I have long maintained that bodies are suboptimal vehicles with which to schlep minds around.
Most recent data point in support of this position: On Tuesday, I managed to hurt my knee in the course of grading papers. Grading papers! Come on now!
I guess it’s also a data point in support of the hypothesis that if there exists an improbable way to injure oneself, I will manage to injure myself that way. (Ask me about the time I sprained my ankle stepping onto a bed.) However, if I weren’t embodied, that wouldn’t be the case.
* * * * *
Undoubtedly someone’s going to want to know how grading papers resulted in a hurt knee, so here’s what I think happened: I was sitting on a bed with a laptop and a clipboard on my lap, grading a bunch of online assignments. To create enough surface at the right height on which to balance both laptop and clipboard, I was sitting cross-legged. Apparently one of the knees was getting more than its share of the stress thusly distributed.
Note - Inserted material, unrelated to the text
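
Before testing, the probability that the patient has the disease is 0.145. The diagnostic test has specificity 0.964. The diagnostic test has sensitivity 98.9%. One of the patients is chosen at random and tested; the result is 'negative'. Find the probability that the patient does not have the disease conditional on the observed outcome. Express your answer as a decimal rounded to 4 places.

P(¬H | E) ≈ 0.9981

Write H for 'the patient has the disease'. Prior odds H:¬H = 0.145/0.855 = 0.16959. For the 'negative' outcome, the likelihood ratio is 0.011/0.964 = 0.011411.
Posterior odds = 0.16959 × 0.011411 = 0.0019352, so P(H|E) = 0.0019352/(1+0.0019352) = 0.0019. Then P(¬H|E) = 1 − 0.0019 = 0.9981.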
I anticipate I will be advised to sit at a table or desk like a sensible human being to get through long stretches of grading. The problem with doing that is that the available chairs in my Cave of Grading are hard enough that I can only count on about an hour and a half of grading before the pain in my butt from my “sits-bones” (as my Pilates instructor calls ’em) becomes unbearably distracting.
In short: bodies seem not to support grading as well as they might.